Facing opposition and division at home, Lula will not have the same luxury he enjoyed in the 2000s of pursuing foreign policy objectives. Neither will he have the same resources at his disposal. “The policy space is narrower now than when Brazil was surfing a commodity boom,” says professor Nogueira, referencing Brazil’s good economic fortune in the 2000s.

What to look out for if Lula wins

Given all this change, it is unclear how a friendlier stance on China might manifest in practice. Two things to watch out for are how Lula will approach BRICS and how he will approach China’s Belt and Road Initiative (BRI).

BRICS

Lula has already stated that BRICS will be at the forefront of his foreign policy. This activism will be welcomed by Beijing, which is pushing for an expansion of BRICS. There does, however, seem to be a question as to what extent Brazil will welcome this change. Lula’s politics suggest he’d be on board, but some Brazilian diplomats are concerned over the extent to which BRICS might be seen as an anti-Western grouping.

Whether or not Lula throws his weight behind expansion, his approach to BRICS would be a departure from the Bolsonaro era. Bolsonaro did not withdraw from BRICS, as some commentators expected, but he did cancel a parallel outreach program when Brazil hosted the BRICS summit in 2019. Bolsonaro’s anti-globalist instincts were tempered by hard economic truths soon after he was elected, but he never became a fan of multilateralism. If Bolsonaro does win re-election, BRICS is likely to remain far down Brazil’s list of foreign policy priorities.

The BRI

Another question is whether or not Brazil under Lula will finally join China’s Belt and Road Initiative. There are already plenty of Chinese infrastructure projects underway in Brazil, but it is one of only a handful of developing countries that have not yet signed a memorandum of understanding with Beijing on jointly building the BRI.

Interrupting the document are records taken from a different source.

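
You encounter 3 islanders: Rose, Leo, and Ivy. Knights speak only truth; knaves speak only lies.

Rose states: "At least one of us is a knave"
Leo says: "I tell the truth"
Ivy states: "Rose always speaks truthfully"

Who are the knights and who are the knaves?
Rose is a knight.
Leo is a knave.
Ivy is a knight.

Verification:
- Rose (knight) says "At least one of us is a knave" - this is TRUE because Leo is a knave.
- Leo (knave) says "I tell the truth" - this is FALSE (a lie) because Leo is a knave.
- Ivy (knight) says "Rose always speaks truthfully" - this is TRUE because Rose is a knight.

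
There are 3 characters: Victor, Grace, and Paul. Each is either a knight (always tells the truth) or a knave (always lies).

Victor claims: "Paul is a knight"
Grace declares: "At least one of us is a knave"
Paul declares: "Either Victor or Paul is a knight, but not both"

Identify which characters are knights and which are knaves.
Victor is a knave.
Grace is a knight.
Paul is a knave.

Verification:
- Victor (knave) says "Paul is a knight" - this is FALSE (a lie) because Paul is a knave.
- Grace (knight) says "At least one of us is a knave" - this is TRUE because Victor and Paul are knaves.
- Paul (knave) says "Either Victor or Paul is a knight, but not both" - this is FALSE (a lie) because Victor is a knave and Paul is a knave.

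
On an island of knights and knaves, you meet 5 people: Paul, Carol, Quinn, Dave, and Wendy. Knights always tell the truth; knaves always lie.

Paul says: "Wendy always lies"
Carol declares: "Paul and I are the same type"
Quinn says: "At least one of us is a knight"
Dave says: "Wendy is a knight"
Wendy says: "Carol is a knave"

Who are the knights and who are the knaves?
Paul is a knight.
Carol is a knight.
Quinn is a knight.
Dave is a knave.
Wendy is a knave.

Verification:
- Paul (knight) says "Wendy always lies" - this is TRUE because Wendy is a knave.
- Carol (knight) says "Paul and I are the same type" - this is TRUE because Carol is a knight and Paul is a knight.
- Quinn (knight) says "At least one of us is a knight" - this is TRUE because Paul, Carol, and Quinn are knights.
- Dave (knave) says "Wendy is a knight" - this is FALSE (a lie) because Wendy is a knave.
- Wendy (knave) says "Carol is a knave" - this is FALSE (a lie) because Carol is a knight.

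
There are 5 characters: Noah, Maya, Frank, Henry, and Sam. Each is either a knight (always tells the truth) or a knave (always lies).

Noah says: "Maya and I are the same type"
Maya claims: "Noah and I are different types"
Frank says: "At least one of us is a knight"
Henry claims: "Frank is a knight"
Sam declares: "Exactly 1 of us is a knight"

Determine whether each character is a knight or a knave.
Noah is a knave.
Maya is a knight.
Frank is a knight.
Henry is a knight.
Sam is a knave.

Verification:
- Noah (knave) says "Maya and I are the same type" - this is FALSE (a lie) because Noah is a knave and Maya is a knight.
- Maya (knight) says "Noah and I are different types" - this is TRUE because Maya is a knight and Noah is a knave.
- Frank (knight) says "At least one of us is a knight" - this is TRUE because Maya, Frank, and Henry are knights.
- Henry (knight) says "Frank is a knight" - this is TRUE because Frank is a knight.
- Sam (knave) says "Exactly 1 of us is a knight" - this is FALSE (a lie) because there are 3 knights.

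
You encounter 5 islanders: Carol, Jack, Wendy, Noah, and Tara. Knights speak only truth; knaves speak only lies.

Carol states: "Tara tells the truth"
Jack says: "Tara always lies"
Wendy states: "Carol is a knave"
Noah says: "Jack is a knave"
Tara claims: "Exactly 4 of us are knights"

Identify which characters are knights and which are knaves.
Carol is a knave.
Jack is a knight.
Wendy is a knight.
Noah is a knave.
Tara is a knave.

Verification:
- Carol (knave) says "Tara tells the truth" - this is FALSE (a lie) because Tara is a knave.
- Jack (knight) says "Tara always lies" - this is TRUE because Tara is a knave.
- Wendy (knight) says "Carol is a knave" - this is TRUE because Carol is a knave.
- Noah (knave) says "Jack is a knave" - this is FALSE (a lie) because Jack is a knight.
- Tara (knave) says "Exactly 4 of us are knights" - this is FALSE (a lie) because there are 2 knights.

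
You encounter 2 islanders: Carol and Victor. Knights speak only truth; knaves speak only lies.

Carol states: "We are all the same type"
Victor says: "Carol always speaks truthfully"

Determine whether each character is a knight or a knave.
Carol is a knight.
Victor is a knight.

Verification:
- Carol (knight) says "We are all the same type" - this is TRUE because Carol and Victor are knights.
- Victor (knight) says "Carol always speaks truthfully" - this is TRUE because Carol is a knight.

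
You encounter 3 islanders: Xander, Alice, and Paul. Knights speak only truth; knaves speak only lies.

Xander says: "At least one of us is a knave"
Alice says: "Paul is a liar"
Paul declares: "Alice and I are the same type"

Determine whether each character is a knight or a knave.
Xander is a knight.
Alice is a knight.
Paul is a knave.

Verification:
- Xander (knight) says "At least one of us is a knave" - this is TRUE because Paul is a knave.
- Alice (knight) says "Paul is a liar" - this is TRUE because Paul is a knave.
- Paul (knave) says "Alice and I are the same type" - this is FALSE (a lie) because Paul is a knave and Alice is a knight.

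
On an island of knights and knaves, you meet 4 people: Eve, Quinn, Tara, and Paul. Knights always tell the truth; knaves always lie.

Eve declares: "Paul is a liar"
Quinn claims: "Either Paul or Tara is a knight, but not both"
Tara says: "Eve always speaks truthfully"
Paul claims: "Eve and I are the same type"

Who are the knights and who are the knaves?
Eve is a knight.
Quinn is a knight.
Tara is a knight.
Paul is a knave.

Verification:
- Eve (knight) says "Paul is a liar" - this is TRUE because Paul is a knave.
- Quinn (knight) says "Either Paul or Tara is a knight, but not both" - this is TRUE because Paul is a knave and Tara is a knight.
- Tara (knight) says "Eve always speaks truthfully" - this is TRUE because Eve is a knight.
- Paul (knave) says "Eve and I are the same type" - this is FALSE (a lie) because Paul is a knave and Eve is a knight.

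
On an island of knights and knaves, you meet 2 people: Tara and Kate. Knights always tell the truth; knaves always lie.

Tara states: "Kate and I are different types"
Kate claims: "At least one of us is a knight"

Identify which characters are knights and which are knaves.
Tara is a knave.
Kate is a knave.

Verification:
- Tara (knave) says "Kate and I are different types" - this is FALSE (a lie) because Tara is a knave and Kate is a knave.
- Kate (knave) says "At least one of us is a knight" - this is FALSE (a lie) because no one is a knight.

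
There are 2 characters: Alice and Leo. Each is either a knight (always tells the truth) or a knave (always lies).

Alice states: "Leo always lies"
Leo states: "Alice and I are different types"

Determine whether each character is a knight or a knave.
Alice is a knave.
Leo is a knight.

Verification:
- Alice (knave) says "Leo always lies" - this is FALSE (a lie) because Leo is a knight.
- Leo (knight) says "Alice and I are different types" - this is TRUE because Leo is a knight and Alice is a knave.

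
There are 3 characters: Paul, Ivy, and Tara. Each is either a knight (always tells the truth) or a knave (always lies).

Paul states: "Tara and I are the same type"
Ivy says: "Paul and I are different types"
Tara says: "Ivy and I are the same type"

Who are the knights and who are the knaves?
Paul is a knave.
Ivy is a knight.
Tara is a knight.

Verification:
- Paul (knave) says "Tara and I are the same type" - this is FALSE (a lie) because Paul is a knave and Tara is a knight.
- Ivy (knight) says "Paul and I are different types" - this is TRUE because Ivy is a knight and Paul is a knave.
- Tara (knight) says "Ivy and I are the same type" - this is TRUE because Tara is a knight and Ivy is a knight.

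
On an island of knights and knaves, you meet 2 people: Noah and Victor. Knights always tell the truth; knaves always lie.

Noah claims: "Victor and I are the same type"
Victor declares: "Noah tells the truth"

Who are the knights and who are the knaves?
Noah is a knight.
Victor is a knight.

Verification:
- Noah (knight) says "Victor and I are the same type" - this is TRUE because Noah is a knight and Victor is a knight.
- Victor (knight) says "Noah tells the truth" - this is TRUE because Noah is a knight.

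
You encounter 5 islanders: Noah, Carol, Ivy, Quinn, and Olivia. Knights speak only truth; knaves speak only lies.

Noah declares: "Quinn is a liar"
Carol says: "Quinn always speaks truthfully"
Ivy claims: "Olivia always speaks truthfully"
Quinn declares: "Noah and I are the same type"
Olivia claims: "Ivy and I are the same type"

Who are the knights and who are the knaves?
Noah is a knight.
Carol is a knave.
Ivy is a knight.
Quinn is a knave.
Olivia is a knight.

Verification:
- Noah (knight) says "Quinn is a liar" - this is TRUE because Quinn is a knave.
- Carol (knave) says "Quinn always speaks truthfully" - this is FALSE (a lie) because Quinn is a knave.
- Ivy (knight) says "Olivia always speaks truthfully" - this is TRUE because Olivia is a knight.
- Quinn (knave) says "Noah and I are the same type" - this is FALSE (a lie) because Quinn is a knave and Noah is a knight.
- Olivia (knight) says "Ivy and I are the same type" - this is TRUE because Olivia is a knight and Ivy is a knight.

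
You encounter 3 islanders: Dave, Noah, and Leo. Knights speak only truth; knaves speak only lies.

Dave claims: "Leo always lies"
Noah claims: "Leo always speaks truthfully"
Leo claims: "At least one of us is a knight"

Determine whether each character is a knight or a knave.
Dave is a knave.
Noah is a knight.
Leo is a knight.

Verification:
- Dave (knave) says "Leo always lies" - this is FALSE (a lie) because Leo is a knight.
- Noah (knight) says "Leo always speaks truthfully" - this is TRUE because Leo is a knight.
- Leo (knight) says "At least one of us is a knight" - this is TRUE because Noah and Leo are knights.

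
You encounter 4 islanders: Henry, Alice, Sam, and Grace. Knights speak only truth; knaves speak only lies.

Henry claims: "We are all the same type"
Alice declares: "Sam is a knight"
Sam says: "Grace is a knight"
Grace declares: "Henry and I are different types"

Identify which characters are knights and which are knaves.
Henry is a knave.
Alice is a knight.
Sam is a knight.
Grace is a knight.

Verification:
- Henry (knave) says "We are all the same type" - this is FALSE (a lie) because Alice, Sam, and Grace are knights and Henry is a knave.
- Alice (knight) says "Sam is a knight" - this is TRUE because Sam is a knight.
- Sam (knight) says "Grace is a knight" - this is TRUE because Grace is a knight.
- Grace (knight) says "Henry and I are different types" - this is TRUE because Grace is a knight and Henry is a knave.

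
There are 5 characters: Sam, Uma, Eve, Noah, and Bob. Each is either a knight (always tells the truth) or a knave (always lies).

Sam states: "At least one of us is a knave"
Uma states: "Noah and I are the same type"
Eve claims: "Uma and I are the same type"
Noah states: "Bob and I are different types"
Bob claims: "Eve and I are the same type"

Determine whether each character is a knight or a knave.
Sam is a knight.
Uma is a knight.
Eve is a knight.
Noah is a knight.
Bob is a knave.

Verification:
- Sam (knight) says "At least one of us is a knave" - this is TRUE because Bob is a knave.
- Uma (knight) says "Noah and I are the same type" - this is TRUE because Uma is a knight and Noah is a knight.
- Eve (knight) says "Uma and I are the same type" - this is TRUE because Eve is a knight and Uma is a knight.
- Noah (knight) says "Bob and I are different types" - this is TRUE because Noah is a knight and Bob is a knave.
- Bob (knave) says "Eve and I are the same type" - this is FALSE (a lie) because Bob is a knave and Eve is a knight.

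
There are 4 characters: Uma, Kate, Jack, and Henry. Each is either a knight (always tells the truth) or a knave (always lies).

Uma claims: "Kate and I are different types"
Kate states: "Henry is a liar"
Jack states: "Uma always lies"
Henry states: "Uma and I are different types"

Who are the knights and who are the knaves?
Uma is a knave.
Kate is a knave.
Jack is a knight.
Henry is a knight.

Verification:
- Uma (knave) says "Kate and I are different types" - this is FALSE (a lie) because Uma is a knave and Kate is a knave.
- Kate (knave) says "Henry is a liar" - this is FALSE (a lie) because Henry is a knight.
- Jack (knight) says "Uma always lies" - this is TRUE because Uma is a knave.
- Henry (knight) says "Uma and I are different types" - this is TRUE because Henry is a knight and Uma is a knave.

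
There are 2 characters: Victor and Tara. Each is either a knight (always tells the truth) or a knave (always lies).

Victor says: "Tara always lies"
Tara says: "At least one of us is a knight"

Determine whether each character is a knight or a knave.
Victor is a knave.
Tara is a knight.

Verification:
- Victor (knave) says "Tara always lies" - this is FALSE (a lie) because Tara is a knight.
- Tara (knight) says "At least one of us is a knight" - this is TRUE because Tara is a knight.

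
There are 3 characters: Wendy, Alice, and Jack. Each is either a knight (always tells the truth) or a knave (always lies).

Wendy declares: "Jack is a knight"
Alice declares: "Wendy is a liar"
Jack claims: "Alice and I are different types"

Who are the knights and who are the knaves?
Wendy is a knight.
Alice is a knave.
Jack is a knight.

Verification:
- Wendy (knight) says "Jack is a knight" - this is TRUE because Jack is a knight.
- Alice (knave) says "Wendy is a liar" - this is FALSE (a lie) because Wendy is a knight.
- Jack (knight) says "Alice and I are different types" - this is TRUE because Jack is a knight and Alice is a knave.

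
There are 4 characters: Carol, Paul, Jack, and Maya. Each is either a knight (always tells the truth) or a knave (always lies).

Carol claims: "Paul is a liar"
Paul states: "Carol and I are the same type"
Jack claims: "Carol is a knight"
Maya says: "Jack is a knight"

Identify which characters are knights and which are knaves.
Carol is a knight.
Paul is a knave.
Jack is a knight.
Maya is a knight.

Verification:
- Carol (knight) says "Paul is a liar" - this is TRUE because Paul is a knave.
- Paul (knave) says "Carol and I are the same type" - this is FALSE (a lie) because Paul is a knave and Carol is a knight.
- Jack (knight) says "Carol is a knight" - this is TRUE because Carol is a knight.
- Maya (knight) says "Jack is a knight" - this is TRUE because Jack is a knight.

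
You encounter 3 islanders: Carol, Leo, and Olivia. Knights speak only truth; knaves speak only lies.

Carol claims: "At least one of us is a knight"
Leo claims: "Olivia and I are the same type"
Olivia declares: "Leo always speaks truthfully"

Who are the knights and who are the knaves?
Carol is a knight.
Leo is a knight.
Olivia is a knight.

Verification:
- Carol (knight) says "At least one of us is a knight" - this is TRUE because Carol, Leo, and Olivia are knights.
- Leo (knight) says "Olivia and I are the same type" - this is TRUE because Leo is a knight and Olivia is a knight.
- Olivia (knight) says "Leo always speaks truthfully" - this is TRUE because Leo is a knight.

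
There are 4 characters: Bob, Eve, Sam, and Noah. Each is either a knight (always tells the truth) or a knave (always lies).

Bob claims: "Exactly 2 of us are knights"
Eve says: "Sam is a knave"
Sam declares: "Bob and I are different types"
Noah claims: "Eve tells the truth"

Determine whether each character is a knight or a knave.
Bob is a knave.
Eve is a knave.
Sam is a knight.
Noah is a knave.

Verification:
- Bob (knave) says "Exactly 2 of us are knights" - this is FALSE (a lie) because there are 1 knights.
- Eve (knave) says "Sam is a knave" - this is FALSE (a lie) because Sam is a knight.
- Sam (knight) says "Bob and I are different types" - this is TRUE because Sam is a knight and Bob is a knave.
- Noah (knave) says "Eve tells the truth" - this is FALSE (a lie) because Eve is a knave.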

Bolsonaro resisted Beijing’s invitation for Brazil to join its “big family of the Belt and Road Initiative” when he visited China in 2019, but his predecessors in government didn’t sign up, either. Brazil is already the largest target of Chinese investment in Latin America, so it is unclear what Brazil would gain from providing its endorsement other than annoying the United States.

Given Lula’s enthusiasm for South-South cooperation, he could be the president that finally signs Brazil up to the BRI. Argentina signed on in February, and for its troubles received a package of agreements worth $23.7 billion. While some analysts, including Brazil-China Relations in the 21st Century author Maurício Santoro, believe that Lula will take Brazil into the BRI, others are uncertain. “I’m not sure if Brazil will be part of the BRI. Even with Lula, there’s no clear advantage, given we already have half of CN investments flowing toward South America,” says Tulio Cariello, research director of the China-Brazil Business Council.

The direction Lula takes on BRICS expansion and the BRI will indicate the extent to which Lula has adapted old pro-China policies to 2020s realities.

And the extent to which Lula’s old China policies can survive in the 2020s is questionable, but between Lula and Bolsonaro, Lula is the more China-friendly option. The China-Brazil relationship hasn’t been derailed by Bolsonaro’s Sinophobic tendencies, but neither has it flourished.